Sure brightened my day. And for the moment made school look a lot better. Didn't need a conscience with an uncle like Emil. He was becoming as ingrained as a father. Though I knew he meant well and no doubt was right, I was starting to hope he'd leave my issues with the Army alone. After all it was my problem not his.
We sat. Quiet. But not in my head. Three or four voices were going at it in there. I was mad at Emil for not leaving me alone. I was mad at myself for putting myself in the spot I was in. I was mad at the world for giving me the chance to screw up big time. And all three of them were pointing their collective fingers at me and going, "Nyah-nyah-nya-nyah-nyah." So I tried to pass the buck,
"If it was as bad as you say it was how come you and Ted never talk about it when you're together. Seems to me that's what old guys who were in the war do."

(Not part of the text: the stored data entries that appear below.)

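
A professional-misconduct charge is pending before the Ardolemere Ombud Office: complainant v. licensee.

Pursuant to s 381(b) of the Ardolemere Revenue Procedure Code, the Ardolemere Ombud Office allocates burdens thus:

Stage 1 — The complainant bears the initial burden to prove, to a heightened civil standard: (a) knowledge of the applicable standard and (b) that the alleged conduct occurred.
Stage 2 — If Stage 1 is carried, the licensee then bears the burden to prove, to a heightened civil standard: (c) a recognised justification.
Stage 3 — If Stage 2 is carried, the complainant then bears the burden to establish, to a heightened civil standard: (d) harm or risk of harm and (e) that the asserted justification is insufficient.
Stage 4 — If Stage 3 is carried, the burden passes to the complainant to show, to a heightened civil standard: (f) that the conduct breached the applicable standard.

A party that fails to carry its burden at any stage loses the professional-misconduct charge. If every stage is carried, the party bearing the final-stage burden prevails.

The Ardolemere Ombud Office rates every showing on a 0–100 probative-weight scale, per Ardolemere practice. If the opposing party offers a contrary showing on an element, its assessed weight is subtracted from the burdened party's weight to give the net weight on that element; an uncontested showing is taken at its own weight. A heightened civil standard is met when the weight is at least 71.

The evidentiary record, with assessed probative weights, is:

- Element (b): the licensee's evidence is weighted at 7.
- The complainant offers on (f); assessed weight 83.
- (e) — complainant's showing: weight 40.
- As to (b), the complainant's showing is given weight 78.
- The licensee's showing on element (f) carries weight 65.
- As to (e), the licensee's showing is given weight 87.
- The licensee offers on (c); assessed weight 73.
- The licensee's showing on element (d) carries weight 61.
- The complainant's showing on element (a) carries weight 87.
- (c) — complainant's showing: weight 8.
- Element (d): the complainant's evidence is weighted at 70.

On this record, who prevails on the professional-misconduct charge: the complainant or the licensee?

complainant

At Stage 1 the complainant must meet a heightened civil standard (weight is at least 71): on (a) the weight is 87, ≥ 71, so (a) meets the standard; on (b) the weight is 78 less the opposing 7 gives net 71, which does reach 71, so (b) meets the standard.
  The complainant carries Stage 1; the licensee now bears the burden.
At Stage 2 the licensee must meet a heightened civil standard (weight is at least 71): on (c) the weight is 73 less the opposing 8 gives net 65, which does not reach 71, so (c) does not meet the standard.
  Stage 2 not carried; the licensee fails its burden.
The analysis ends at Stage 2; the complainant prevails.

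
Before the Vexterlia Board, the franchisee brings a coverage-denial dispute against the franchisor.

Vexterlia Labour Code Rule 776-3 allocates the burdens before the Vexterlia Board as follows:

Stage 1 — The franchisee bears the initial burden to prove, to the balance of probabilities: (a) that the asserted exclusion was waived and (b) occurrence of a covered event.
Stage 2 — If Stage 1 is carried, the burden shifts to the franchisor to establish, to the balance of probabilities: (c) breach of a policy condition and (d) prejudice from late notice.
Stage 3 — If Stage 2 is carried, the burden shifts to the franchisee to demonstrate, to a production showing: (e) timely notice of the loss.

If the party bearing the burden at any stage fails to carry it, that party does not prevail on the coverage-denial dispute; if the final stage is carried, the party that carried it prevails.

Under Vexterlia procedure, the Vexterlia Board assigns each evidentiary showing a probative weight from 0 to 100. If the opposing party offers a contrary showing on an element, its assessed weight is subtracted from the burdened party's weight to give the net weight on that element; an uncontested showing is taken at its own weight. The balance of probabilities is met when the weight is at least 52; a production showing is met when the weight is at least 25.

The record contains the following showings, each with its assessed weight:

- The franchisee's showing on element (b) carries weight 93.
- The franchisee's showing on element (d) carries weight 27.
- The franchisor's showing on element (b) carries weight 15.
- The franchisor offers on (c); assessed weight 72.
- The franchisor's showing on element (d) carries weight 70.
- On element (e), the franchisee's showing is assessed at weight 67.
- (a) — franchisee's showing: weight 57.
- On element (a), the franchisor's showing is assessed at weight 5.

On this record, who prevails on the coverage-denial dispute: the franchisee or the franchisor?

Stage 1 (franchisee, the balance of probabilities, weight is at least 52): (a) net 57−5=52 ≥ 52 — meets; (b) net 93−15=78 ≥ 52 — meets.
  Stage 1 is satisfied; the onus moves to the franchisor.
Stage 2 (franchisor, the balance of probabilities, weight is at least 52): (c) 72 ≥ 52 — meets; (d) net 70−27=43 < 52 — fails.
  Not every element is met, so the franchisor fails to carry Stage 2.
The analysis ends at Stage 2; the franchisee prevails.

franchisee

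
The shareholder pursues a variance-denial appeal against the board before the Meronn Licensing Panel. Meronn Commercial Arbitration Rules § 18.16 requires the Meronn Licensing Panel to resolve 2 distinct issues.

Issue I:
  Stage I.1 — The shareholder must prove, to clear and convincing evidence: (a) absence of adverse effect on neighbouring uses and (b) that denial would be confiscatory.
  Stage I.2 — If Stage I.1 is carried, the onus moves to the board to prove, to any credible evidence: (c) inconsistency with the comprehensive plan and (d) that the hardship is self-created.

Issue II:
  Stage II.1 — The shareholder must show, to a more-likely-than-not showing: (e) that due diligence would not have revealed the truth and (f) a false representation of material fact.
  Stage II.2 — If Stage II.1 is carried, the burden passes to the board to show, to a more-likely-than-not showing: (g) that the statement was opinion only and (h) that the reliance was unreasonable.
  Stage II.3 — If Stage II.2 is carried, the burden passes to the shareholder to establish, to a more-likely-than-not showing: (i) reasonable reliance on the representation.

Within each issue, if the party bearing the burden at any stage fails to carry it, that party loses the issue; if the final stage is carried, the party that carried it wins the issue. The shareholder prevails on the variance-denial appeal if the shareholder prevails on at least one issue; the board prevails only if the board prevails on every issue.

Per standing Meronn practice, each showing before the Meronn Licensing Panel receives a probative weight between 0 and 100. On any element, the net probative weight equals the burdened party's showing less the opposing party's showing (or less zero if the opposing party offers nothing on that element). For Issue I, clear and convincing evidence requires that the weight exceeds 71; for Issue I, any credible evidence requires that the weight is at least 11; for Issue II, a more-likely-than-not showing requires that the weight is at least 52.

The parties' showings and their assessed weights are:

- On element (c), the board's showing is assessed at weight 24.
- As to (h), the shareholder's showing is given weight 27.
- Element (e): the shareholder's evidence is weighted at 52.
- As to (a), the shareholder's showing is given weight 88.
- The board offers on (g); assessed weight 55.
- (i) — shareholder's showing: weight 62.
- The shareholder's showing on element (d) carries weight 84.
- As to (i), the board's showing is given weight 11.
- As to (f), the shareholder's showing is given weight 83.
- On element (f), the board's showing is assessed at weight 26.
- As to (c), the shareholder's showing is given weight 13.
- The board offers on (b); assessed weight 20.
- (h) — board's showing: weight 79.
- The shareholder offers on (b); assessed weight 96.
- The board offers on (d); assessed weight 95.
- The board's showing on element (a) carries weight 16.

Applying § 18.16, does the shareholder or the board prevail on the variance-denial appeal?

board

— Issue I —
Stage I.1 (shareholder, clear and convincing evidence, weight exceeds 71): (a) net 88−16=72 > 71 — meets; (b) net 96−20=76 > 71 — meets.
  Stage I.1 carried; the burden shifts to the board.
Stage I.2 (board, any credible evidence, weight is at least 11): (c) net 24−13=11 ≥ 11 — meets; (d) net 95−84=11 ≥ 11 — meets.
  The board carries the last stage.
With every stage satisfied, the board prevails on this issue.
— Issue II —
Stage II.1 (shareholder, a more-likely-than-not showing, weight is at least 52): (e) 52 ≥ 52 — meets; (f) net 83−26=57 ≥ 52 — meets.
  Stage II.1 is satisfied; the onus moves to the board.
Stage II.2 (board, a more-likely-than-not showing, weight is at least 52): (g) 55 ≥ 52 — meets; (h) net 79−27=52 ≥ 52 — meets.
  Stage II.2 carried; the burden shifts to the shareholder.
Stage II.3 (shareholder, a more-likely-than-not showing, weight is at least 52): (i) net 62−11=51 < 52 — fails.
  The shareholder does not carry Stage II.3.
The board prevails on this issue.
Per-issue: Issue I → board; Issue II → board. The shareholder must prevail on at least one issue; overall, the board prevails.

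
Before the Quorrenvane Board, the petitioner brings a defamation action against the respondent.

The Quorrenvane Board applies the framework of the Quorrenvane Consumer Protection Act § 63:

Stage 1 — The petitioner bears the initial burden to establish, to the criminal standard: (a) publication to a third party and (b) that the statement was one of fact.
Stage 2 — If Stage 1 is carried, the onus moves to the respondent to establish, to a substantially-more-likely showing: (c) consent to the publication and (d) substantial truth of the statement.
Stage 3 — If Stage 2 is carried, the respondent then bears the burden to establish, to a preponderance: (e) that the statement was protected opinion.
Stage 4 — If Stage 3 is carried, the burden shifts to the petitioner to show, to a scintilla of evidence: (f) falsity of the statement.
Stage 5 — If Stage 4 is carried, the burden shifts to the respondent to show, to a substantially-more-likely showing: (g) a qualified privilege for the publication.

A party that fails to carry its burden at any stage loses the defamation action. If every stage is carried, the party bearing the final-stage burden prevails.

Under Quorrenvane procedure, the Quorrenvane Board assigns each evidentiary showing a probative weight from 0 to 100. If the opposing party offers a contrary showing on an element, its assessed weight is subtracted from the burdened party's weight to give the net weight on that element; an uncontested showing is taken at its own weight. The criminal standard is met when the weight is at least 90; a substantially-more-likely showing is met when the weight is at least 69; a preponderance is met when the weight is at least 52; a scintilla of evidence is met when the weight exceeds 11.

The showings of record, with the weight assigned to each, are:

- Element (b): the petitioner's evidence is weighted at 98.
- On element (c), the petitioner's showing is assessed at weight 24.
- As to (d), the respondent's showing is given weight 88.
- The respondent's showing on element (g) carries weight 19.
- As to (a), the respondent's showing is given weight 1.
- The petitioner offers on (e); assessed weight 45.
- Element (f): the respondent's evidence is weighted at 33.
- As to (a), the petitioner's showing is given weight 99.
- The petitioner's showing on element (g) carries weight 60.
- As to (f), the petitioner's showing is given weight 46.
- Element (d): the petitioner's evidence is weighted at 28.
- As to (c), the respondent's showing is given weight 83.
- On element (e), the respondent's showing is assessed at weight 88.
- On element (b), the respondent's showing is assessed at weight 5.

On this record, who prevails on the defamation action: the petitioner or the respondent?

petitioner

At Stage 1 the petitioner must meet the criminal standard (weight is at least 90): on (a) the weight is 99 less the opposing 1 gives net 98, ≥ 90, so (a) meets the standard; on (b) the weight is 98 less the opposing 5 gives net 93, which does reach 90, so (b) meets the standard.
  All elements met. The burden passes to the respondent.
At Stage 2 the respondent must meet a substantially-more-likely showing (weight is at least 69): on (c) the weight is 83 less the opposing 24 gives net 59, < 69, so (c) does not meet the standard; on (d) the weight is 88 less the opposing 28 gives net 60, < 69, so (d) does not meet the standard.
  Stage 2 not carried; the respondent fails its burden.
The analysis ends at Stage 2; the petitioner prevails.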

Emil was quiet for a long time. Stared off at the stream. Turned to me, "Archie me lad, Ted knows what it was like and knows I do too. That's enough. There's nothing to talk about. Simple as that. This is how it goes, I have no interest in talking about being in combat with those who weren't there. They wouldn't understand. And there's no need to bring it up with those who were. As for the old guys who gas about the war and all its glory, most of them piloted desks in Omaha. Might be wrong about that but I don't think so."
"That's about all I have to say about that. 'Bout the only thing I know for certain is the sun'll come up tomorrow and there'll be an unfinished roof waitin' on us."
We went to bed early that evening. It'd been a cool and threatening since lunch, not unusual in the north country. Up in the Arrowhead it can frost on the Fourth of July and snow on Labor Day. Neither for us that night but about the time my toes started to warm in the sleeping bag the first raindrops fell on the tent roof. Good sleeping weather. Not so good for building.